AGILEA had the honor to step in about the critical chain and manufacturing approaches. In the following months we will come back on the different presentations that marked this annual conference.
When we talk about company’s strategy, it is a process that must be communicated threw all the company as seen in a previous article [A].
However, it often happens that those strategies are difficult to understand through concrete actions for the team.
It often leads to a presentation of all the projects; where everybody is satisfied but still asking themselves how to realize those projects.
In addition, all projects do not have the same weight or do not have the same leadership.
Thereby it happens that after a few months, this communication presentation become only a faraway memory; Full of great ideas but with few results!
In reality the problem comes from the management linked to those projects. Those projects are often represented by an initiatives’ list displayed at different places of the company.
The problem is that if we represent those projects in terms of flow, it leads to that kind of representation:
Thereby, all projects are in progress, resources are mixed in different projects; and are not able to identify what is a priority or with strong impact anymore.
What critical chain approaches offer is to add the pipelining concept. It consists of positioning the different projects in the work in progress coupled to the resources affected to those projects.
We obtain a relevant number of projects in the pipeline which are manageable for the teams and board of directors.
We could ask the following question:
is it better to have 12 projects realized in 12 months or 2 projects realized in 2 months?

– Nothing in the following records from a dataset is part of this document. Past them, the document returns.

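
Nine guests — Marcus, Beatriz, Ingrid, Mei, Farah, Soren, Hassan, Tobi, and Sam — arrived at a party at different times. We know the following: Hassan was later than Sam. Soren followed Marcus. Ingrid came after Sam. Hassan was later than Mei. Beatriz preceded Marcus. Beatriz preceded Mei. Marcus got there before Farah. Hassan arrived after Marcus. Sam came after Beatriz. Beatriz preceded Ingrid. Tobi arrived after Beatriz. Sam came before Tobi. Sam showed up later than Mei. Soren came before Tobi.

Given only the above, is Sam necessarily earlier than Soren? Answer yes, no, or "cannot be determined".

No chain of stated constraints runs from Sam to Soren, and none runs from Soren to Sam either.
So the relative order of Sam and Soren is not fixed by the given facts.

cannot be determined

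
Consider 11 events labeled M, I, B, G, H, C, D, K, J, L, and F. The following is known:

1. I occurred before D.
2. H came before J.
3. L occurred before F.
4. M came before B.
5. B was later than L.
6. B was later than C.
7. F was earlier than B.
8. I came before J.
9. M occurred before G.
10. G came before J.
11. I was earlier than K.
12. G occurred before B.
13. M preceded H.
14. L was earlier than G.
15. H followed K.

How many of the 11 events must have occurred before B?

Directly stated before B: C, F, G, L, and M.
That's C, F, G, L, and M — 5 in all.

5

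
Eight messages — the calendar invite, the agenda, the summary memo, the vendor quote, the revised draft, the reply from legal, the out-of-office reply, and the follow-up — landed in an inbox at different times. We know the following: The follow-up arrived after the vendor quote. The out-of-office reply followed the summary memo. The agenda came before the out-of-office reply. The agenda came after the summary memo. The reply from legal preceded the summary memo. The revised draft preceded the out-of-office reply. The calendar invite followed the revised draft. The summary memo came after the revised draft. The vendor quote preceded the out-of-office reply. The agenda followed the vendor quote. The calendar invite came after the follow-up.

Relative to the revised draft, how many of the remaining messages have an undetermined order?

Forced after the revised draft: the agenda, the calendar invite, the out-of-office reply, and the summary memo.
That leaves the follow-up, the reply from legal, and the vendor quote with no forced order relative to the revised draft — 3.

3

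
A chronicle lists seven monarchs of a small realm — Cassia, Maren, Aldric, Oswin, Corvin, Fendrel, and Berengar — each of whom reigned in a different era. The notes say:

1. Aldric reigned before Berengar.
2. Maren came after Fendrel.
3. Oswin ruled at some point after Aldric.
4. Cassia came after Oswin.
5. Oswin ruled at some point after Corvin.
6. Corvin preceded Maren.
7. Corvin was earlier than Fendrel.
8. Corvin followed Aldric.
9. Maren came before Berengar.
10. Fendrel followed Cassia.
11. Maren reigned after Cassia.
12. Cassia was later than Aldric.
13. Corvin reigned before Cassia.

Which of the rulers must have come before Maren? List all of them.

Aldric, Cassia, Corvin, Fendrel, Oswin

Directly stated before Maren: Cassia, Corvin, and Fendrel.
Aldric reaches Maren via Aldric → Corvin → Maren.
Oswin reaches Maren via Oswin → Cassia → Maren.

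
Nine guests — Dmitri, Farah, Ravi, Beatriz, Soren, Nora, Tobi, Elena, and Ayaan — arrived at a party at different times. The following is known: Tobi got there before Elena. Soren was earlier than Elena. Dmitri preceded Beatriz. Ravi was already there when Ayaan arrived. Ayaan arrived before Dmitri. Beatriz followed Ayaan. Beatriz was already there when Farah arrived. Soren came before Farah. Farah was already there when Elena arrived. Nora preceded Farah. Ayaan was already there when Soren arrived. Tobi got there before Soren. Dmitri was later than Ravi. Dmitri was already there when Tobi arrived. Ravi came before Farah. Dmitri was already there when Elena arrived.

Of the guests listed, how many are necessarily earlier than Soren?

4

Directly stated before Soren: Ayaan and Tobi.
Dmitri reaches Soren via Dmitri → Tobi → Soren.
Ravi reaches Soren via Ravi → Ayaan → Soren.
No chain forces Beatriz (or any of the others) ahead of Soren.
That's Ayaan, Dmitri, Ravi, and Tobi — 4 in all.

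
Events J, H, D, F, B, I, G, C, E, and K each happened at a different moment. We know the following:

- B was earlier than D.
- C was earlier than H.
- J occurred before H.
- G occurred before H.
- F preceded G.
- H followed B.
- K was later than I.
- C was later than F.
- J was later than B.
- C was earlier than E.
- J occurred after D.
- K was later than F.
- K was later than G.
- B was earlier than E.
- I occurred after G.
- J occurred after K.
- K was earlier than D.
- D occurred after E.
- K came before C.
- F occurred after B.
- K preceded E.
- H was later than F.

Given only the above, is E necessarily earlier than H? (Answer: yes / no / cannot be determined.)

yes

Chain the constraints: E → D → J → H. Each link is directly stated, so E comes before H.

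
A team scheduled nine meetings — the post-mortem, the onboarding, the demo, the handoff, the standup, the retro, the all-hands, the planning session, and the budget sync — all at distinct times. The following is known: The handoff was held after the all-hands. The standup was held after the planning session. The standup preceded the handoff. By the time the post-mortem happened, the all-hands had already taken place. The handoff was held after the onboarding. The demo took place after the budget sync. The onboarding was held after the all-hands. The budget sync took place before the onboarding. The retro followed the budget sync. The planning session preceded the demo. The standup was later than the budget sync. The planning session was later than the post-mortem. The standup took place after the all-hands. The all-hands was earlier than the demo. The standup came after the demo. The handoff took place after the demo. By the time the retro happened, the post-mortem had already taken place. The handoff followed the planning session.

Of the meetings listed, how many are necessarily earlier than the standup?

5

Directly stated before the standup: the all-hands, the budget sync, the demo, and the planning session.
The post-mortem reaches the standup via the post-mortem → the planning session → the standup.
That's the all-hands, the budget sync, the demo, the planning session, and the post-mortem — 5 in all.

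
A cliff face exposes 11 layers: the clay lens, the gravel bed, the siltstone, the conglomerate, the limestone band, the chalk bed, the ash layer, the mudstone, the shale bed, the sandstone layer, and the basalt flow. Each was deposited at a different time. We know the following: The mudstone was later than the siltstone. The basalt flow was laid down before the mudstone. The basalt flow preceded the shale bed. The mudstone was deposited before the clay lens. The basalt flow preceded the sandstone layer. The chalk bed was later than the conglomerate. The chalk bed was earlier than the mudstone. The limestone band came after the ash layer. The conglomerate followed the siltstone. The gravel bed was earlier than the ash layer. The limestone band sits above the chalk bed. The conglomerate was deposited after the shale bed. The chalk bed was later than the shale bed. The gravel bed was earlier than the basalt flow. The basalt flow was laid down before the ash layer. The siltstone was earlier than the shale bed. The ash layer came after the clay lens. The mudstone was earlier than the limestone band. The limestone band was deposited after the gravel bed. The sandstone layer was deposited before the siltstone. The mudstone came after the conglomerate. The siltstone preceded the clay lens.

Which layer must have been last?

the limestone band

Every other layer has a chain of constraints placing it before the limestone band, so the limestone band is last.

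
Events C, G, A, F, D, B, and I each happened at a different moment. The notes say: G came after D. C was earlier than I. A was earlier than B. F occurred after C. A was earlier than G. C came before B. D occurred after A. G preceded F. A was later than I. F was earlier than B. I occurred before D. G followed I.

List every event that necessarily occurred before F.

Directly stated before F: C and G.
A reaches F via A → G → F.
D reaches F via D → G → F.
I reaches F via I → G → F.
No chain forces B ahead of F.

A, C, D, G, I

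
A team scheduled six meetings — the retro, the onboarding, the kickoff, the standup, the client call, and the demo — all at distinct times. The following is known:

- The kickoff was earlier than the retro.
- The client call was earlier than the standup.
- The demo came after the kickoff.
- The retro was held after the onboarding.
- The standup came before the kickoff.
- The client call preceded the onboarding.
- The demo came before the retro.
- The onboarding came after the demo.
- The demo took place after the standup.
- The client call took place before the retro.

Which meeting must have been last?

Every other meeting has a chain of constraints placing it before the retro, so the retro is last.

the retro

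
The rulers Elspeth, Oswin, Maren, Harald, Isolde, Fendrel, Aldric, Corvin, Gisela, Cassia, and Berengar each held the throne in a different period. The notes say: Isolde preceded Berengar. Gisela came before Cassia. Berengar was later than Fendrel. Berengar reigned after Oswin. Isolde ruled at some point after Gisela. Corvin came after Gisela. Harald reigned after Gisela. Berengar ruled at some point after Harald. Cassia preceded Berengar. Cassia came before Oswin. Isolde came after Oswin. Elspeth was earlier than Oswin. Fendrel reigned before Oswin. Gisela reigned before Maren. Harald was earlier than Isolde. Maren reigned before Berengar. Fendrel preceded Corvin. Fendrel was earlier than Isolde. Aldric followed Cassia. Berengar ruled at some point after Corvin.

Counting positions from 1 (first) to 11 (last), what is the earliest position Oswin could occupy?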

With this approach, the flow of projects could look like this:
Some projects are “frozen” and will be waiting the end of other projects to start and go faster. Usually it is the steering committee that decides when to launch the projects and under which criteria.
For example, one of the rules could be to start one project when another one is closed.
This simple rule allows to control the work in progress of projects.
Moreover, having frozen projects enables the use of resources to establish plans of other projects in which they are associated.
Very often, we can see this initiatives’ list, but we have troubles to understand what is hidden behind those projects.
This is why, one of the first task before starting a project could be to build a range of projects; including deliverable, data input and other associated actions.
With this approach;
- the steering committee has the initiatives list and the launching rules,
- the team can build the different elements of the project and highlight the major associated challenges.